【完】ワイルドなトイプードル系男子が可愛すぎます。

「まったく。高橋さん、あなた一番年の近い先輩なんだから、千夏ちゃんの教育頼むわよ」



甲本さんは、ぷりぷり怒りながら自分のデスクへ行くと、パソコンで行事の企画書の資料を打ち始めた。


マイペースな千夏ちゃん。

誰に対しても同じように接する。

良く言えば嘘のない子なのだ。


千夏ちゃんはその性格もあってか、子ども達からは一番人気だ。

江渡館長もそこは買っていて、千夏ちゃんのことを色々と頼りにしている。


玄関掃除をしている千夏ちゃんを、スリッパを拭きながら横目で見る。

さっきまでの雰囲気とは違い、真剣な表情で仕事に取り組む姿。

玄関のタイルを、自分の服が汚れるのも構わず水拭きで一生懸命拭いている。

確かに、言葉遣いや人との接し方に難はありって感じだけれど、こうして働く姿を見てたらどこかで良しとしてしまう自分もいる。

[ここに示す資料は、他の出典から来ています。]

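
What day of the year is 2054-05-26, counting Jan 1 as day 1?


Date: May 26, 2054
Days in months 1 through 4: 120
Plus 26 days in May

Day of year: 146


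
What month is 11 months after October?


October is month 10
10 + 11 = 21; wrap: 21 - 12 = 9

September


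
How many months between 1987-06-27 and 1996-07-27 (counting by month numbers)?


From June 1987 to July 1996
9 years * 12 = 108 months, plus 1 month = 109

109 months


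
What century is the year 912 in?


Century = (year - 1) // 100 + 1
= (912 - 1) // 100 + 1
= 911 // 100 + 1
= 9 + 1

10th century


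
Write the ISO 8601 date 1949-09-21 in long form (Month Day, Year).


ISO 1949-09-21 parses as year=1949, month=09, day=21
Month 9 -> September

September 21, 1949


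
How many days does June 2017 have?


June 2017

30 days


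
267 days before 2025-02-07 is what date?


Start: 2025-02-07, subtract 267 days
Back 7 days from February 7 reaches January 31, 2025 -> 260 left
January 2025 has 31 days -> back to December 31, 2024 -> 229 left
December 2024 has 31 days -> back to November 30, 2024 -> 198 left
November 2024 has 30 days -> back to October 31, 2024 -> 168 left
October 2024 has 31 days -> back to September 30, 2024 -> 137 left
September 2024 has 30 days -> back to August 31, 2024 -> 107 left
August 2024 has 31 days -> back to July 31, 2024 -> 76 left
July 2024 has 31 days -> back to June 30, 2024 -> 45 left
June 2024 has 30 days -> back to May 31, 2024 -> 15 left
May 2024: 31 - 15 = 16 -> lands on May 16

Result: 2024-05-16


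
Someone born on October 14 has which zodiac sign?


Date: October 14
Conventional tropical zodiac dates: Libra from September 23 onward; Scorpio starts October 23
October 14 falls within the Libra range

Libra


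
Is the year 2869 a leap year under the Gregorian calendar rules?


Gregorian leap year rule: divisible by 4, but not by 100, unless also by 400.
2869 is not divisible by 4 -> not a leap year

No


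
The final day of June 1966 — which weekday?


June 1966 has 30 days
Anchor: Jan 1, 1966. With p = 1966 - 1 = 1965: (p + p//4 - p//100 + p//400) mod 7 = (1965 + 491 - 19 + 4) mod 7 = 2441 mod 7 = 5 -> Saturday (Mon=0 ... Sun=6)
Days before June (Jan-May): 151; June 1 index = (5 + 151) mod 7 = 2 -> Wednesday
Last day offset: 30 - 1 = 29 days
Weekday index = (2 + 29) mod 7 = 3

Thursday, June 30


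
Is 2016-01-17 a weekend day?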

嫌われるのが怖くて、うまく注意が出来ないんだよな……。




じっと見ていたら、千夏ちゃんが私が見つめていたことに気づいたようで、私を上目遣いで見つめると、にこっと笑って玄関の小窓から職員室の甲本さんの姿をちらりと覗き見ると、また身をかがめて、「ねえ、彩音先輩。あのイケメンとはどこで会ったんですか?」と、ひそひそ声で尋ねてきた。